As a child (I am now 74) my grandmother took us to the Art Gallery on a regular basis. This was the painting I always rushed in to see. I remembered that the explanation under it noted that the boys were punished by their mother for rebelling against their father and that she had had their feet burned as a punishment. It seemed to me that the raft had just been pushed off from shore and I always imagined them drifting off past all the visible points of land where there was no apparent chance to be rescued.
This too is one of my favourite paintings and each time I visit Sydney I go to see it. Today I visited the Musee des Beaux-Arts De Rouen and was more than a little surprised to see exactly (almost) the same painting hanging there! The differences include: slight variation in the background landscape, the design on the fabric edge, the youth on the left has his chin heavily upon his chest, there are flowers hanging with the shrine and a candle burning above the flowers and shrine. Given the direction of the flame the barge could be moving toward the shore! Then there is the name of the artist and the painting. Evariste-Vital Luminais (1822 – 1896) Rouen / Evariste Luminais (painting 1880) ) NSW – no doubt the same artist. “Les enerves de jumieges” (apologies I cannot find the accents on my iPad keyboard) – Jumieges is an area a couple of river bends away from Rouen – indicating that the youths in the Rouen painting where inhabitants of that area. Clovis and Balthild gifted land to aid the establishment of what became the Abbey of Jumieges.
An initial search via Wikipedia (I am not too sure of the accuracy of this site) makes no mention of any betrayal of Clovis III by any of his three sons also there is no mention of Balthild doing anything violent to her sons, in fact she appears to have been made a saint for her charitable activities. More research was called for so I have just searched the Musee website ( http://www.rouen-musees.com/Musee-des-Beaux-Arts/Les-collections/Le-salon-Les-Enerves-de-Jumieges-107.htm ) where more detail was provided and what follows is an abbreviated and hopefully encapsulation of the information.
Clovis Ii died 657 ? in his early twenties and Balthild died 680 in her early fifties.

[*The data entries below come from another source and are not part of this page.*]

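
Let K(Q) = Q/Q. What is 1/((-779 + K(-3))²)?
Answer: 1/605284 ≈ 1.6521e-6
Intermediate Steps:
K(Q) = 1
1/((-779 + K(-3))²) = 1/((-779 + 1)²) = 1/((-778)²) = 1/605284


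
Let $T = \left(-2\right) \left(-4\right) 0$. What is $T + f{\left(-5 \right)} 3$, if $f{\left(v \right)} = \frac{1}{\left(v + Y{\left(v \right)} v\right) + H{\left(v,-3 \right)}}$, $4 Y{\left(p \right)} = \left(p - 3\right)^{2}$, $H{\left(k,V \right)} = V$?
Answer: $- \frac{3}{88} \approx -0.034091$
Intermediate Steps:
$Y{\left(p \right)} = \frac{\left(-3 + p\right)^{2}}{4}$ ($Y{\left(p \right)} = \frac{\left(p - 3\right)^{2}}{4} = \frac{\left(-3 + p\right)^{2}}{4}$)
$T = 0$ ($T = 8 \cdot 0 = 0$)
$f{\left(v \right)} = \frac{1}{-3 + v + \frac{v \left(-3 + v\right)^{2}}{4}}$ ($f{\left(v \right)} = \frac{1}{\left(v + \frac{\left(-3 + v\right)^{2}}{4} v\right) - 3} = \frac{1}{\left(v + \frac{v \left(-3 + v\right)^{2}}{4}\right) - 3} = \frac{1}{-3 + v + \frac{v \left(-3 + v\right)^{2}}{4}}$)
$T + f{\left(-5 \right)} 3 = 0 + \frac{4}{-12 + 4 \left(-5\right) - 5 \left(-3 - 5\right)^{2}} \cdot 3 = 0 + \frac{4}{-12 - 20 - 5 \left(-8\right)^{2}} \cdot 3 = 0 + \frac{4}{-12 - 20 - 320} \cdot 3 = 0 + \frac{4}{-352} \cdot 3 = 0 + 4 \left(- \frac{1}{352}\right) 3 = 0 - \frac{3}{88} = - \frac{3}{88}$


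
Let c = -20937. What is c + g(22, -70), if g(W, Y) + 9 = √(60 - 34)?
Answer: -20946 + √26 ≈ -20941.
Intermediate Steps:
g(W, Y) = -9 + √26 (g(W, Y) = -9 + √(60 - 34) = -9 + √26)
c + g(22, -70) = -20937 + (-9 + √26) = -20946 + √26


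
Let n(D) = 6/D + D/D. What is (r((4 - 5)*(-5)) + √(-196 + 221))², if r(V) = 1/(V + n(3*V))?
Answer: 27225/1024 ≈ 26.587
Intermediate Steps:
n(D) = 1 + 6/D (n(D) = 6/D + 1 = 1 + 6/D)
r(V) = 1/(V + (6 + 3*V)/(3*V)) (r(V) = 1/(V + (6 + 3*V)/((3*V))) = 1/(V + (1/(3*V))*(6 + 3*V)) = 1/(V + (6 + 3*V)/(3*V)))
(r((4 - 5)*(-5)) + √(-196 + 221))² = (((4 - 5)*(-5))/(2 + (4 - 5)*(-5) + ((4 - 5)*(-5))²) + √(-196 + 221))² = ((-1*(-5))/(2 - 1*(-5) + (-1*(-5))²) + √25)² = (5/(2 + 5 + 5²) + 5)² = (5/(2 + 5 + 25) + 5)² = (5/32 + 5)² = (165/32)² = 27225/1024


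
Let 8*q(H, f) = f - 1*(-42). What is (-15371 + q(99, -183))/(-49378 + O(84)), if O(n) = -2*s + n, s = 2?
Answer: 123109/394384 ≈ 0.31216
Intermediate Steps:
O(n) = -4 + n (O(n) = -2*2 + n = -4 + n)
q(H, f) = 21/4 + f/8 (q(H, f) = (f - 1*(-42))/8 = (f + 42)/8 = (42 + f)/8 = 21/4 + f/8)
(-15371 + q(99, -183))/(-49378 + O(84)) = (-15371 + (21/4 + (1/8)*(-183)))/(-49378 + (-4 + 84)) = (-15371 + (21/4 - 183/8))/(-49378 + 80) = (-15371 - 141/8)/(-49298) = -123109/8*(-1/49298) = 123109/394384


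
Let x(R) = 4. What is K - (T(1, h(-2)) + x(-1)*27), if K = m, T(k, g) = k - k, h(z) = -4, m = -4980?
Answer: -5088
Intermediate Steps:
T(k, g) = 0
K = -4980
K - (T(1, h(-2)) + x(-1)*27) = -4980 - (0 + 4*27) = -4980 - (0 + 108) = -4980 - 1*108 = -4980 - 108 = -5088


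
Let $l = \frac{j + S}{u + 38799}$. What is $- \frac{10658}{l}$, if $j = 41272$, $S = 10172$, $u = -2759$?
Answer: $- \frac{96028580}{12861} \approx -7466.6$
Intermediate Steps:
$l = \frac{12861}{9010}$ ($l = \frac{41272 + 10172}{-2759 + 38799} = \frac{51444}{36040} = 51444 \cdot \frac{1}{36040} = \frac{12861}{9010} \approx 1.4274$)
$- \frac{10658}{l} = - \frac{10658}{\frac{12861}{9010}} = \left(-10658\right) \frac{9010}{12861} = - \frac{96028580}{12861}$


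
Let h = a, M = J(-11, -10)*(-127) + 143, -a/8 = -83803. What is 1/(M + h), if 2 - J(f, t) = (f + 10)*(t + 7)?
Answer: 1/670694 ≈ 1.4910e-6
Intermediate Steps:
a = 670424 (a = -8*(-83803) = 670424)
J(f, t) = 2 - (7 + t)*(10 + f) (J(f, t) = 2 - (f + 10)*(t + 7) = 2 - (10 + f)*(7 + t) = 2 - (7 + t)*(10 + f))
M = 270 (M = (-68 - 10*(-10) - 7*(-11) - 1*(-11)*(-10))*(-127) + 143 = (-68 + 100 + 77 - 110)*(-127) + 143 = -1*(-127) + 143 = 127 + 143 = 270)
h = 670424
1/(M + h) = 1/(270 + 670424) = 1/670694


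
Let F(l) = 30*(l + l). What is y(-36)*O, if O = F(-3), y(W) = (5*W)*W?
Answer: -1166400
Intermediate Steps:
y(W) = 5*W²
F(l) = 60*l (F(l) = 30*(2*l) = 60*l)
O = -180 (O = 60*(-3) = -180)
y(-36)*O = (5*(-36)²)*(-180) = (5*1296)*(-180) = 6480*(-180) = -1166400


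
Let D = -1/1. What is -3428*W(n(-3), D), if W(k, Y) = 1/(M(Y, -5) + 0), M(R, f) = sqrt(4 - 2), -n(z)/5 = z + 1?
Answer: -1714*sqrt(2) ≈ -2424.0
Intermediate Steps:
n(z) = -5 - 5*z (n(z) = -5*(z + 1) = -5*(1 + z) = -5 - 5*z)
M(R, f) = sqrt(2)
D = -1 (D = -1*1 = -1)
W(k, Y) = sqrt(2)/2 (W(k, Y) = 1/(sqrt(2) + 0) = 1/(sqrt(2)) = sqrt(2)/2)
-3428*W(n(-3), D) = -1714*sqrt(2)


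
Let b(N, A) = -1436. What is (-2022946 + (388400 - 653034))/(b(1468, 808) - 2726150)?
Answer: 1143790/1363793 ≈ 0.83868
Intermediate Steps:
(-2022946 + (388400 - 653034))/(b(1468, 808) - 2726150) = (-2022946 + (388400 - 653034))/(-1436 - 2726150) = (-2022946 - 264634)/(-2727586) = -2287580*(-1/2727586) = 1143790/1363793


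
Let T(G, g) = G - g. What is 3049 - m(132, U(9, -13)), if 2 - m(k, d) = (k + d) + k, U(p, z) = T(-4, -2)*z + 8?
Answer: 3345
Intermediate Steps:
U(p, z) = 8 - 2*z (U(p, z) = (-4 - 1*(-2))*z + 8 = (-4 + 2)*z + 8 = -2*z + 8 = 8 - 2*z)
m(k, d) = 2 - d - 2*k (m(k, d) = 2 - ((k + d) + k) = 2 - ((d + k) + k) = 2 - (d + 2*k) = 2 + (-d - 2*k) = 2 - d - 2*k)
3049 - m(132, U(9, -13)) = 3049 - (2 - (8 - 2*(-13)) - 2*132) = 3049 - (2 - (8 + 26) - 264) = 3049 - (2 - 1*34 - 264) = 3049 - (2 - 34 - 264) = 3049 - 1*(-296) = 3049 + 296 = 3345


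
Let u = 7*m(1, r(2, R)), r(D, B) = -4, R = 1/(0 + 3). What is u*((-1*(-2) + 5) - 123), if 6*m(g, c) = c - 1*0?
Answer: 1624/3 ≈ 541.33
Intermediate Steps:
R = ⅓ (R = 1/3 = ⅓ ≈ 0.33333)
m(g, c) = c/6 (m(g, c) = (c - 1*0)/6 = (c + 0)/6 = c/6)
u = -14/3 (u = 7*((⅙)*(-4)) = 7*(-⅔) = -14/3 ≈ -4.6667)
u*((-1*(-2) + 5) - 123) = -14*((-1*(-2) + 5) - 123)/3 = -14*((2 + 5) - 123)/3 = -14*(7 - 123)/3 = -14/3*(-116) = 1624/3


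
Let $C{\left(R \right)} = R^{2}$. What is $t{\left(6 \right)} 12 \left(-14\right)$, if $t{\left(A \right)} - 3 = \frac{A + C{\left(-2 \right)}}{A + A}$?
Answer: $-644$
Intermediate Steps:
$t{\left(A \right)} = 3 + \frac{4 + A}{2 A}$ ($t{\left(A \right)} = 3 + \frac{A + \left(-2\right)^{2}}{A + A} = 3 + \frac{A + 4}{2 A} = 3 + \left(4 + A\right) \frac{1}{2 A} = 3 + \frac{4 + A}{2 A}$)
$t{\left(6 \right)} 12 \left(-14\right) = \left(\frac{7}{2} + \frac{2}{6}\right) 12 \left(-14\right) = \left(\frac{7}{2} + 2 \cdot \frac{1}{6}\right) 12 \left(-14\right) = \left(\frac{7}{2} + \frac{1}{3}\right) 12 \left(-14\right) = \frac{23}{6} \cdot 12 \left(-14\right) = 46 \left(-14\right) = -644$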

The story, which inspired the painting (The Sons of Clovis II), was created in the 12th century. The youths rebelled against their father whilst he was off on a crusade. The youths were punished by burning their muscles so they could not move. They were then set adrift on a raft (supposedly through a display of parental pity!) with an attendant (here Luminais departs from the legend) to care for them – the barge was to eventually drift toward the Abbey of Jumieges where they would find refuge and succor. The original painting was put on display at the Salon of 1880 and was immediately purchased by NSW. The Rouen version was a copy by the artist (with changes – did he consider them improvements?) as he appears to have wanted a version for himself. It was purchased from his estate after his death.
This is my understanding of what I have read and translated during the past hour or so of research – I would be happy for details to be filled in / corrections to be made where needed.
This has been an interesting exercise.